Le parquet de Paris a requis, lundi 17 juin, le renvoi aux assises de Kobili Traoré pour le meurtre à caractère antisémite de Sarah Halimi, une sexagénaire morte à Paris en 2017 après avoir été poussée du haut d’un balcon.

Il revient, désormais, à la juge d’instruction de décider de la tenue ou non de ce procès, qui pourrait être une prise de risque pour les parties civiles. Trois expertises psychiatriques contradictoires leur font craindre que le jeune homme, toujours hospitalisé, soit reconnu comme pénalement irresponsable et bénéficie d’un non-lieu.

« Bouffée délirante aiguë »

A Paris, dans la nuit du 3 au 4 avril 2017, Kobili Traoré, 27 ans, dormait chez un ami au troisième étage d’une HLM de Belleville. En plein milieu de la nuit, il est descendu, pieds nus, tambouriner chez une famille amie de l’immeuble.
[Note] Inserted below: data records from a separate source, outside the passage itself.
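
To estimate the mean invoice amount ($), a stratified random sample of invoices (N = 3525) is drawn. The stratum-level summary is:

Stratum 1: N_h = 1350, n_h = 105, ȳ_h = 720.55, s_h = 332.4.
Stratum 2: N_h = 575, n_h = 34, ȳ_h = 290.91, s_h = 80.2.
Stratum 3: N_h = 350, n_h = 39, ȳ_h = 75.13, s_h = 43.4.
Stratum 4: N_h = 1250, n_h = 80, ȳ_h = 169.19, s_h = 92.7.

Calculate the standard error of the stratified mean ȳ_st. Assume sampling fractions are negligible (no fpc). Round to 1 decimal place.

V̂(ȳ_st) = Σ W_h² s_h²/n_h, with W_h = N_h/N and N = 3525:
  stratum 1: (1350/3525)²·332.4²/105 = 154.341
  stratum 2: (575/3525)²·80.2²/34 = 5.0337
  stratum 3: (350/3525)²·43.4²/39 = 0.476138
  stratum 4: (1250/3525)²·92.7²/80 = 13.5074
V̂(ȳ_st) = 173.358
SE(ȳ_st) = √173.358 = 13.1666

SE(ȳ_st) ≈ 13.2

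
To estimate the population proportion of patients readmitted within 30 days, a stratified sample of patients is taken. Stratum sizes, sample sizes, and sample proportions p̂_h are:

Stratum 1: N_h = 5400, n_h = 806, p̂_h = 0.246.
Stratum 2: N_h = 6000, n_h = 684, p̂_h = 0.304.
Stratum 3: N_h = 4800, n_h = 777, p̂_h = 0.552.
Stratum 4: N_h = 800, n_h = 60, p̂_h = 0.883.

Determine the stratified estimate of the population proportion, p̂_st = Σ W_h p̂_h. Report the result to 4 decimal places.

N = 17000; stratum weights W_h = N_h/N.
p̂_st = Σ W_h p̂_h = (5400·0.246 + 6000·0.304 + 4800·0.552 + 800·0.883)/17000 = 0.38285

p̂_st ≈ 0.3828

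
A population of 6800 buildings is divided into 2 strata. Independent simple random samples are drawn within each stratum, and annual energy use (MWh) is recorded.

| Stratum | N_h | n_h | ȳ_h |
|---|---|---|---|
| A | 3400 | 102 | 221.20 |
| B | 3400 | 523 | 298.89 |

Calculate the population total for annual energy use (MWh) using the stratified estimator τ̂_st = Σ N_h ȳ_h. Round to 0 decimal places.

τ̂_st = Σ N_h ȳ_h = 3400·221.20 + 3400·298.89 = 1768306

τ̂_st ≈ 1768306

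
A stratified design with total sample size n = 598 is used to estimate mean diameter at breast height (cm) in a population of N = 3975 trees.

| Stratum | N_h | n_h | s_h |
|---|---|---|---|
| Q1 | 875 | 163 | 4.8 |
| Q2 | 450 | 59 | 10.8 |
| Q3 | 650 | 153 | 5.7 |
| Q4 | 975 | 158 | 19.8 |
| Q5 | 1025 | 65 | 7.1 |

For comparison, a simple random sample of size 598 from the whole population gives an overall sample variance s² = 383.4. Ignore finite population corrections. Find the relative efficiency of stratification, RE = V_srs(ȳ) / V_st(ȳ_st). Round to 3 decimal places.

RE ≈ 2.686

V̂(ȳ_st) = Σ W_h² s_h²/n_h, with W_h = N_h/N and N = 3975:
  stratum Q1: (875/3975)²·4.8²/163 = 0.00684915
  stratum Q2: (450/3975)²·10.8²/59 = 0.0253365
  stratum Q3: (650/3975)²·5.7²/153 = 0.0056782
  stratum Q4: (975/3975)²·19.8²/158 = 0.149282
  stratum Q5: (1025/3975)²·7.1²/65 = 0.0515676
V_st = 0.238714
V_srs = s²/n = 383.4/598 = 0.641137
Relative efficiency = V_srs / V_st = 0.641137/0.238714 = 2.6858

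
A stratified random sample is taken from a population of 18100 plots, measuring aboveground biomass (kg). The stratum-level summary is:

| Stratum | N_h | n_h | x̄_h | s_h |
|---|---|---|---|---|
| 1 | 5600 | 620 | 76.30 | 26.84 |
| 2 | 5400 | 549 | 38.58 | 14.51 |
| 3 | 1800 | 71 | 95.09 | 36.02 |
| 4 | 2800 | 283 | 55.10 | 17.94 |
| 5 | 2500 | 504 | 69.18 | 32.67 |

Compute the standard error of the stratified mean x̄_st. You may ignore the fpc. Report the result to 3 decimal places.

SE(x̄_st) ≈ 0.627

V̂(x̄_st) = Σ W_h² s_h²/n_h, with W_h = N_h/N and N = 18100:
  stratum 1: (5600/18100)²·26.84²/620 = 0.111222
  stratum 2: (5400/18100)²·14.51²/549 = 0.0341344
  stratum 3: (1800/18100)²·36.02²/71 = 0.180724
  stratum 4: (2800/18100)²·17.94²/283 = 0.0272156
  stratum 5: (2500/18100)²·32.67²/504 = 0.0404009
V̂(x̄_st) = 0.393698
SE(x̄_st) = √0.393698 = 0.627453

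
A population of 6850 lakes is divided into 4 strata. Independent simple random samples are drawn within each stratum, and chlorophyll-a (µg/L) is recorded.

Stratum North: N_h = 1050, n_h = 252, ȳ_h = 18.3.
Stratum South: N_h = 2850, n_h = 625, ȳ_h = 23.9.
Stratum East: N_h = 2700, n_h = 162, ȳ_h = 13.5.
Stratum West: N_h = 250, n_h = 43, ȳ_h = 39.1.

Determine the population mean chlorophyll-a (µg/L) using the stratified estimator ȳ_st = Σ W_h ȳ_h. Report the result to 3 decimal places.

ȳ_st ≈ 19.497

N = Σ N_h = 6850. Stratum weights W_h = N_h/N.
ȳ_st = (1050·18.3 + 2850·23.9 + 2700·13.5 + 250·39.1) / 6850 = 19.49708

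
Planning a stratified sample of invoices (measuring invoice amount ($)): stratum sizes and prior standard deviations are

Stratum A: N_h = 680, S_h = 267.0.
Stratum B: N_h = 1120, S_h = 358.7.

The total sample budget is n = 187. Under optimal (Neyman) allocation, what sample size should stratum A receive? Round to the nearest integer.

Neyman allocation: n_h = n · N_h S_h / Σ N_i S_i, with n = 187.
  stratum A: N_h·S_h = 680·267.0 = 181560.00
  stratum B: N_h·S_h = 1120·358.7 = 401744.00
Σ N_h S_h = 583304.00
n for stratum A = 187·181560.00/583304.00 = 58.206 → 58

58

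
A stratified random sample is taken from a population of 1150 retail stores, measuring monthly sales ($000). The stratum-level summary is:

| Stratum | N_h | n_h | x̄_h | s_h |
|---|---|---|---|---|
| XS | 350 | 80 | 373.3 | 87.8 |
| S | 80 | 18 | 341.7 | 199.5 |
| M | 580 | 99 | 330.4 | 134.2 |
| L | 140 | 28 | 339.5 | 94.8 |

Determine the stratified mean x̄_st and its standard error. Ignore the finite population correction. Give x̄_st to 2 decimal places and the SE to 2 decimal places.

x̄_st = Σ W_h x̄_h = (350·373.3 + 80·341.7 + 580·330.4 + 140·339.5)/1150 = 345.35043
V̂(x̄_st) = Σ W_h² s_h²/n_h, with W_h = N_h/N and N = 1150:
  stratum XS: (350/1150)²·87.8²/80 = 8.92564
  stratum S: (80/1150)²·199.5²/18 = 10.7003
  stratum M: (580/1150)²·134.2²/99 = 46.2733
  stratum L: (140/1150)²·94.8²/28 = 4.75685
V̂(x̄_st) = 70.6561
SE(x̄_st) = √70.6561 = 8.40572

x̄_st ≈ 345.35, SE ≈ 8.41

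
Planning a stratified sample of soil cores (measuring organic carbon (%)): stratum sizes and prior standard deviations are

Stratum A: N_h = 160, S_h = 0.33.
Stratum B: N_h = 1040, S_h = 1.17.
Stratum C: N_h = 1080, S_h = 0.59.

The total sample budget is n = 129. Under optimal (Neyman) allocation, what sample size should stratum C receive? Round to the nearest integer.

Neyman allocation: n_h = n · N_h S_h / Σ N_i S_i, with n = 129.
  stratum A: N_h·S_h = 160·0.33 = 52.80
  stratum B: N_h·S_h = 1040·1.17 = 1216.80
  stratum C: N_h·S_h = 1080·0.59 = 637.20
Σ N_h S_h = 1906.80
n for stratum C = 129·637.20/1906.80 = 43.108 → 43

43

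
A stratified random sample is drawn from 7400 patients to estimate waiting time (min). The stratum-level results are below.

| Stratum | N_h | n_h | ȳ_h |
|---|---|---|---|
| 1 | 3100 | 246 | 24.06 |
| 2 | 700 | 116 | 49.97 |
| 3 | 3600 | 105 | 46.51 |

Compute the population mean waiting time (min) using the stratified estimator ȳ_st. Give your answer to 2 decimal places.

N = Σ N_h = 7400. Stratum weights W_h = N_h/N.
ȳ_st = (3100·24.06 + 700·49.97 + 3600·46.51) / 7400 = 37.4326

ȳ_st ≈ 37.43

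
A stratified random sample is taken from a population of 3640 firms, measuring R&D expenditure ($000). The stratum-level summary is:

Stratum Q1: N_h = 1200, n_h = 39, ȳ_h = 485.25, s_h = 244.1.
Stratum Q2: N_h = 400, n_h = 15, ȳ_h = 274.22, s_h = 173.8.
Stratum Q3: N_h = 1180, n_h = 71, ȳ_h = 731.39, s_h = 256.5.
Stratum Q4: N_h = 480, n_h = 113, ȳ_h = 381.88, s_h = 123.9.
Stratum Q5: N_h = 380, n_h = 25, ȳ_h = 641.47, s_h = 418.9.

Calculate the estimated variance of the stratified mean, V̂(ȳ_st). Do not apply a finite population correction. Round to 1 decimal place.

V̂(ȳ_st) ≈ 366.6

V̂(ȳ_st) = Σ W_h² s_h²/n_h, with W_h = N_h/N and N = 3640:
  stratum Q1: (1200/3640)²·244.1²/39 = 166.047
  stratum Q2: (400/3640)²·173.8²/15 = 24.3179
  stratum Q3: (1180/3640)²·256.5²/71 = 97.3818
  stratum Q4: (480/3640)²·123.9²/113 = 2.36235
  stratum Q5: (380/3640)²·418.9²/25 = 76.4971
V̂(ȳ_st) = 366.606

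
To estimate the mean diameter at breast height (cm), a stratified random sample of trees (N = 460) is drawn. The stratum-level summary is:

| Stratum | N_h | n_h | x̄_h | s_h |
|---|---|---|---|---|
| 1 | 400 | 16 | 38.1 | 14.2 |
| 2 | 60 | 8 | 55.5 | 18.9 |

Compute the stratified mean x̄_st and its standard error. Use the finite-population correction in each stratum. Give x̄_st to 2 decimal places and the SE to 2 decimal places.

x̄_st = Σ W_h x̄_h = (400·38.1 + 60·55.5)/460 = 40.36957
V̂(x̄_st) = Σ W_h² (1 − n_h/N_h) s_h²/n_h, with W_h = N_h/N and N = 460:
  stratum 1: (400/460)²·(1 − 16/400)·14.2²/16 = 9.14813
  stratum 2: (60/460)²·(1 − 8/60)·18.9²/8 = 0.658374
V̂(x̄_st) = 9.8065
SE(x̄_st) = √9.8065 = 3.13153

x̄_st ≈ 40.37, SE ≈ 3.13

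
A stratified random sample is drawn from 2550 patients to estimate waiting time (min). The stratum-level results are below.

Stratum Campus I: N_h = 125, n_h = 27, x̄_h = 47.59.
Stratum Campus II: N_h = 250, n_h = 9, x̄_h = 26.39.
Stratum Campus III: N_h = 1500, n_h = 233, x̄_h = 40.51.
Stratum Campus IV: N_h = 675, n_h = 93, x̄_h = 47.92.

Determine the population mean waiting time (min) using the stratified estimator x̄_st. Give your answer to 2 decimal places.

N = Σ N_h = 2550. Stratum weights W_h = N_h/N.
x̄_st = (125·47.59 + 250·26.39 + 1500·40.51 + 675·47.92) / 2550 = 41.4342

x̄_st ≈ 41.43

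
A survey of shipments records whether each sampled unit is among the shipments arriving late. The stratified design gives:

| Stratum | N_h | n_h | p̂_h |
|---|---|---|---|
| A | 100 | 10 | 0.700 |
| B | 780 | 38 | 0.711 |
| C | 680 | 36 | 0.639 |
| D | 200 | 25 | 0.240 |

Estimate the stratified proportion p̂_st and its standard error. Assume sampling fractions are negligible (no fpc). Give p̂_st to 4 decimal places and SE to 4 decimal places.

N = 1760; stratum weights W_h = N_h/N.
p̂_st = Σ W_h p̂_h = (100·0.700 + 780·0.711 + 680·0.639 + 200·0.240)/1760 = 0.62903
V̂(p̂_st) = Σ W_h² p̂_h(1−p̂_h)/(n_h−1):
  stratum A: (100/1760)²·0.700·0.300/9 = 7.53271e-05
  stratum B: (780/1760)²·0.711·0.289/37 = 0.00109076
  stratum C: (680/1760)²·0.639·0.361/35 = 0.000983858
  stratum D: (200/1760)²·0.240·0.760/24 = 9.81405e-05
V̂(p̂_st) = 0.00224809; SE = √V̂ = 0.047414

p̂_st ≈ 0.6290, SE ≈ 0.0474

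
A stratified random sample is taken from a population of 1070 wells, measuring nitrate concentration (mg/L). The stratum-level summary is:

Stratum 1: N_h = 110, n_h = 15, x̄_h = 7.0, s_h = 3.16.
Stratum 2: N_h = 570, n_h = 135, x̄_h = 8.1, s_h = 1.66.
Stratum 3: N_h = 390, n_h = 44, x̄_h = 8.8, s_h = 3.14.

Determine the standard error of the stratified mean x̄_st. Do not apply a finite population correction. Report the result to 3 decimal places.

SE(x̄_st) ≈ 0.206

V̂(x̄_st) = Σ W_h² s_h²/n_h, with W_h = N_h/N and N = 1070:
  stratum 1: (110/1070)²·3.16²/15 = 0.00703559
  stratum 2: (570/1070)²·1.66²/135 = 0.00579248
  stratum 3: (390/1070)²·3.14²/44 = 0.0297693
V̂(x̄_st) = 0.0425973
SE(x̄_st) = √0.0425973 = 0.206391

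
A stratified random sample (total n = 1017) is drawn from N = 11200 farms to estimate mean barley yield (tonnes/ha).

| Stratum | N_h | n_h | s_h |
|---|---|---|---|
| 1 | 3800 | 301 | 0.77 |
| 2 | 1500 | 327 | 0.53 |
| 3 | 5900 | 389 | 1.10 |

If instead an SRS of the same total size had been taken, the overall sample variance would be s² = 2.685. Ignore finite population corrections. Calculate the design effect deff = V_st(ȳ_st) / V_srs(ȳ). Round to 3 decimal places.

V̂(ȳ_st) = Σ W_h² s_h²/n_h, with W_h = N_h/N and N = 11200:
  stratum 1: (3800/11200)²·0.77²/301 = 0.000226749
  stratum 2: (1500/11200)²·0.53²/327 = 1.54081e-05
  stratum 3: (5900/11200)²·1.10²/389 = 0.000863185
V_st = 0.00110534
V_srs = s²/n = 2.685/1017 = 0.00264012
deff = V_st / V_srs = 0.00110534/0.00264012 = 0.4187

deff ≈ 0.419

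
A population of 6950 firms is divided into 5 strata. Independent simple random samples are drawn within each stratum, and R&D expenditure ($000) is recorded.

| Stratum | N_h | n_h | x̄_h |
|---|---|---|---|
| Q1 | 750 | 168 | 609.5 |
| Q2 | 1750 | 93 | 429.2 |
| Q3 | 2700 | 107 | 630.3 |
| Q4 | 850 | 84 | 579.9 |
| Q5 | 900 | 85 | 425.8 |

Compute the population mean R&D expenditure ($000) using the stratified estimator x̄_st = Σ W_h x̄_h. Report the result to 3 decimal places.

x̄_st ≈ 544.773

N = Σ N_h = 6950. Stratum weights W_h = N_h/N.
x̄_st = (750·609.5 + 1750·429.2 + 2700·630.3 + 850·579.9 + 900·425.8) / 6950 = 544.77266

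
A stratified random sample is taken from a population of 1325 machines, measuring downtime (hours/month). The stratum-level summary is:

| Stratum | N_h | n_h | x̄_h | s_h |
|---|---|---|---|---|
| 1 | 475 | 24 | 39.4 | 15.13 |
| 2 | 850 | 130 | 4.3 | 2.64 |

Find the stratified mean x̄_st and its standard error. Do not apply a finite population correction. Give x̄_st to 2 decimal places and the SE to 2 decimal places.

x̄_st = Σ W_h x̄_h = (475·39.4 + 850·4.3)/1325 = 16.88302
V̂(x̄_st) = Σ W_h² s_h²/n_h, with W_h = N_h/N and N = 1325:
  stratum 1: (475/1325)²·15.13²/24 = 1.22581
  stratum 2: (850/1325)²·2.64²/130 = 0.0220633
V̂(x̄_st) = 1.24787
SE(x̄_st) = √1.24787 = 1.11708

x̄_st ≈ 16.88, SE ≈ 1.12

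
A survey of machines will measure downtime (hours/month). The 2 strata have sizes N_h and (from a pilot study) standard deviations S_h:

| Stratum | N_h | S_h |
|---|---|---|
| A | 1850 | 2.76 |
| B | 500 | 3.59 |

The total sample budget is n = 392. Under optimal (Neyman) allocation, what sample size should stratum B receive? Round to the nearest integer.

102

Neyman allocation: n_h = n · N_h S_h / Σ N_i S_i, with n = 392.
  stratum A: N_h·S_h = 1850·2.76 = 5106.00
  stratum B: N_h·S_h = 500·3.59 = 1795.00
Σ N_h S_h = 6901.00
n for stratum B = 392·1795.00/6901.00 = 101.962 → 102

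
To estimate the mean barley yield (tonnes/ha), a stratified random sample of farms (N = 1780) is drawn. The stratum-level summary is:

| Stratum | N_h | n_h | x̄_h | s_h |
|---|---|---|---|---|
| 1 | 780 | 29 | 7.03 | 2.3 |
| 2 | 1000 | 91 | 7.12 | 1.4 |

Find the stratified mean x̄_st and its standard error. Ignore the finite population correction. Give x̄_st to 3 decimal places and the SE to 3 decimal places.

x̄_st = Σ W_h x̄_h = (780·7.03 + 1000·7.12)/1780 = 7.08056
V̂(x̄_st) = Σ W_h² s_h²/n_h, with W_h = N_h/N and N = 1780:
  stratum 1: (780/1780)²·2.3²/29 = 0.0350273
  stratum 2: (1000/1780)²·1.4²/91 = 0.0067979
V̂(x̄_st) = 0.0418252
SE(x̄_st) = √0.0418252 = 0.204512

x̄_st ≈ 7.081, SE ≈ 0.205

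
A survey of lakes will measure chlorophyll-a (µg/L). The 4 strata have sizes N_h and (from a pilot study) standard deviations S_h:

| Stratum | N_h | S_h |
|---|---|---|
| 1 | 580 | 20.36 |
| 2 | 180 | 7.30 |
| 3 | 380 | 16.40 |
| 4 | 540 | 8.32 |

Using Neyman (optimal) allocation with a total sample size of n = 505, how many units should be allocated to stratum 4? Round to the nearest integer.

95

Neyman allocation: n_h = n · N_h S_h / Σ N_i S_i, with n = 505.
  stratum 1: N_h·S_h = 580·20.36 = 11808.80
  stratum 2: N_h·S_h = 180·7.30 = 1314.00
  stratum 3: N_h·S_h = 380·16.40 = 6232.00
  stratum 4: N_h·S_h = 540·8.32 = 4492.80
Σ N_h S_h = 23847.60
n for stratum 4 = 505·4492.80/23847.60 = 95.140 → 95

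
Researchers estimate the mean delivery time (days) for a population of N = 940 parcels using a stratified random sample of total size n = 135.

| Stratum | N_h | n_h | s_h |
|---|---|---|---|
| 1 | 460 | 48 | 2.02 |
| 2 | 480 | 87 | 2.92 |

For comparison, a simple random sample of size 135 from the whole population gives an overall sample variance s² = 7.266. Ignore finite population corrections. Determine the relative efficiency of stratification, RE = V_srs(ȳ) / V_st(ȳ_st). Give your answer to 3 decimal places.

V̂(ȳ_st) = Σ W_h² s_h²/n_h, with W_h = N_h/N and N = 940:
  stratum 1: (460/940)²·2.02²/48 = 0.0203574
  stratum 2: (480/940)²·2.92²/87 = 0.0255548
V_st = 0.0459122
V_srs = s²/n = 7.266/135 = 0.0538222
Relative efficiency = V_srs / V_st = 0.0538222/0.0459122 = 1.1723

RE ≈ 1.172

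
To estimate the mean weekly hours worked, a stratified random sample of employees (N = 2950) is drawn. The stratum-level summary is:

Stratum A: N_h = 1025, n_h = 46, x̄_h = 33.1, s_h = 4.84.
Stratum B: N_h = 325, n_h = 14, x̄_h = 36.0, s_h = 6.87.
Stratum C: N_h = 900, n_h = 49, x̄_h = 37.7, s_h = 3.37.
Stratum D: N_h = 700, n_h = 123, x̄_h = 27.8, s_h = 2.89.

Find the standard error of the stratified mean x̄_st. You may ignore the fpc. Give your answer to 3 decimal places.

SE(x̄_st) ≈ 0.357

V̂(x̄_st) = Σ W_h² s_h²/n_h, with W_h = N_h/N and N = 2950:
  stratum A: (1025/2950)²·4.84²/46 = 0.0614804
  stratum B: (325/2950)²·6.87²/14 = 0.0409174
  stratum C: (900/2950)²·3.37²/49 = 0.0215727
  stratum D: (700/2950)²·2.89²/123 = 0.00382334
V̂(x̄_st) = 0.127794
SE(x̄_st) = √0.127794 = 0.357483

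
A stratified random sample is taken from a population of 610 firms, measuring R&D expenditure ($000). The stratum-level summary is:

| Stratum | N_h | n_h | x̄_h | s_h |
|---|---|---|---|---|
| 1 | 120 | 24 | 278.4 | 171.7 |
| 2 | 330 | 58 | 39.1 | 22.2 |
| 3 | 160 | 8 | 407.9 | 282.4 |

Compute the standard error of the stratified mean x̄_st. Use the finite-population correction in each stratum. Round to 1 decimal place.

V̂(x̄_st) = Σ W_h² (1 − n_h/N_h) s_h²/n_h, with W_h = N_h/N and N = 610:
  stratum 1: (120/610)²·(1 − 24/120)·171.7²/24 = 38.0296
  stratum 2: (330/610)²·(1 − 58/330)·22.2²/58 = 2.04975
  stratum 3: (160/610)²·(1 − 8/160)·282.4²/8 = 651.543
V̂(x̄_st) = 691.623
SE(x̄_st) = √691.623 = 26.2987

SE(x̄_st) ≈ 26.3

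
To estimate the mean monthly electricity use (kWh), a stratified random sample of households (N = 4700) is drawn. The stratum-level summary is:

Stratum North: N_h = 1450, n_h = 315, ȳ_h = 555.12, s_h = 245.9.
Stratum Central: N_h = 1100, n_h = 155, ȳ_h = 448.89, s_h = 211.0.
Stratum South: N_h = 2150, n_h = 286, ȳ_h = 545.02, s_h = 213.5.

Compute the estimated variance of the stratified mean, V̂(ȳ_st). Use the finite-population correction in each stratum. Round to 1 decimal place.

V̂(ȳ_st) ≈ 56.7

V̂(ȳ_st) = Σ W_h² (1 − n_h/N_h) s_h²/n_h, with W_h = N_h/N and N = 4700:
  stratum North: (1450/4700)²·(1 − 315/1450)·245.9²/315 = 14.3013
  stratum Central: (1100/4700)²·(1 − 155/1100)·211.0²/155 = 13.5164
  stratum South: (2150/4700)²·(1 − 286/2150)·213.5²/286 = 28.9147
V̂(ȳ_st) = 56.7324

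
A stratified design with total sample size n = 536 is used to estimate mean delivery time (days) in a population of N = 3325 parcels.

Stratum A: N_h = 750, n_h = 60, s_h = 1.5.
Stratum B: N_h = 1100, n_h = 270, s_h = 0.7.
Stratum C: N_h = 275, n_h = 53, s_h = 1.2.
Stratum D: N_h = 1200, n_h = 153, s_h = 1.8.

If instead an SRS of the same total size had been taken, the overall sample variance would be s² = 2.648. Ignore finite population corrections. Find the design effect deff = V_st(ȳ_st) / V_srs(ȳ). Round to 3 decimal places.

V̂(ȳ_st) = Σ W_h² s_h²/n_h, with W_h = N_h/N and N = 3325:
  stratum A: (750/3325)²·1.5²/60 = 0.00190797
  stratum B: (1100/3325)²·0.7²/270 = 0.000198625
  stratum C: (275/3325)²·1.2²/53 = 0.000185853
  stratum D: (1200/3325)²·1.8²/153 = 0.00275824
V_st = 0.00505069
V_srs = s²/n = 2.648/536 = 0.0049403
deff = V_st / V_srs = 0.00505069/0.0049403 = 1.0223

deff ≈ 1.022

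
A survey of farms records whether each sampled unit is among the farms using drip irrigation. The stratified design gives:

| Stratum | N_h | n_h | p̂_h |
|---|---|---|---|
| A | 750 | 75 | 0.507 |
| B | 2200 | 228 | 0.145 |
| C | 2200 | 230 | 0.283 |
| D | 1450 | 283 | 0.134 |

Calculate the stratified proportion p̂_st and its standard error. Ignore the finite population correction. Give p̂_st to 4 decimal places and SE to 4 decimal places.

p̂_st ≈ 0.2297, SE ≈ 0.0149

N = 6600; stratum weights W_h = N_h/N.
p̂_st = Σ W_h p̂_h = (750·0.507 + 2200·0.145 + 2200·0.283 + 1450·0.134)/6600 = 0.22972
V̂(p̂_st) = Σ W_h² p̂_h(1−p̂_h)/(n_h−1):
  stratum A: (750/6600)²·0.507·0.493/74 = 4.36172e-05
  stratum B: (2200/6600)²·0.145·0.855/227 = 6.06828e-05
  stratum C: (2200/6600)²·0.283·0.717/229 = 9.84527e-05
  stratum D: (1450/6600)²·0.134·0.866/282 = 1.98619e-05
V̂(p̂_st) = 0.000222615; SE = √V̂ = 0.0149203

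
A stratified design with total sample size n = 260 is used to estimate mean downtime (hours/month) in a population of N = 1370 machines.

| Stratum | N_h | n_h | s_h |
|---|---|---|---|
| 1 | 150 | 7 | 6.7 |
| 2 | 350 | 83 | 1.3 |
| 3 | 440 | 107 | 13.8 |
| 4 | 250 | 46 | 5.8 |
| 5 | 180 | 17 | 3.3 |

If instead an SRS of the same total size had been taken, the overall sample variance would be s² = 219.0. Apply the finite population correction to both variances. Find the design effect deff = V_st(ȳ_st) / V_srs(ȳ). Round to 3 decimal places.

V̂(ȳ_st) = Σ W_h² (1 − n_h/N_h) s_h²/n_h, with W_h = N_h/N and N = 1370:
  stratum 1: (150/1370)²·(1 − 7/150)·6.7²/7 = 0.0732888
  stratum 2: (350/1370)²·(1 − 83/350)·1.3²/83 = 0.00101379
  stratum 3: (440/1370)²·(1 − 107/440)·13.8²/107 = 0.138941
  stratum 4: (250/1370)²·(1 − 46/250)·5.8²/46 = 0.0198713
  stratum 5: (180/1370)²·(1 − 17/180)·3.3²/17 = 0.0100138
V_st = 0.243129
V_srs = (1 − 260/1370)·219.0/260 = 0.682454
deff = V_st / V_srs = 0.243129/0.682454 = 0.3563

deff ≈ 0.356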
Ces derniers, les Diarra, ont trouvé l’attitude de leur voisin si agressive qu’ils se sont réfugiés dans une chambre avant d’appeler la police. Quelques instants plus tard, Kobili Traoré enjambait le balcon et entrait chez une autre voisine : Sarah Halimi. Aux cris d’« Allahou akbar ! », entrecoupés d’insultes et de versets du Coran, ce jeune musulman l’avait rouée de coups avant de la précipiter dans la cour.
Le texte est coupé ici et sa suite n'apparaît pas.